Ada hal langka terjadi di sepak bola kita. Polisi menetapkan tersangka tewasnya suporter dalam sebuah pertandingan sepak bola. Setelah sebelumnya kematian-kematian suporter hanya dianggap musibah dan tak ada tersangka yang ditetapkan, polisi akhirnya mengumumkan 6 tersangka dalam Tragedi Kanjuruhan yang menewaskan 130 orang itu.
Kita boleh berharap penetapan nama-nama tersangka ini bisa menjadi momentum perbaikan sepak bola nasional. Mengapa?
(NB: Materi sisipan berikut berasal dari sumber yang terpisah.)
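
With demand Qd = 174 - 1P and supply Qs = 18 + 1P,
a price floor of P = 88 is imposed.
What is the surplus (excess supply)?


At P = 88:
Qd = 174 - 1*88 = 86
Qs = 18 + 1*88 = 106
Surplus = Qs - Qd = 106 - 86 = 20

20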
Dalam kejadian terakhir di mana dua suporter Persib tewas, otoritas tidak menetapkan nama-nama tersangka. Saat itu, kedua suporter tewas saat hendak masuk ke Stadion GBLA di laga Piala Presiden 2022 yang mempertemukan Persib dan Persebaya. Mereka tewas setelah berdesak-desakan di pintu masuk stadion.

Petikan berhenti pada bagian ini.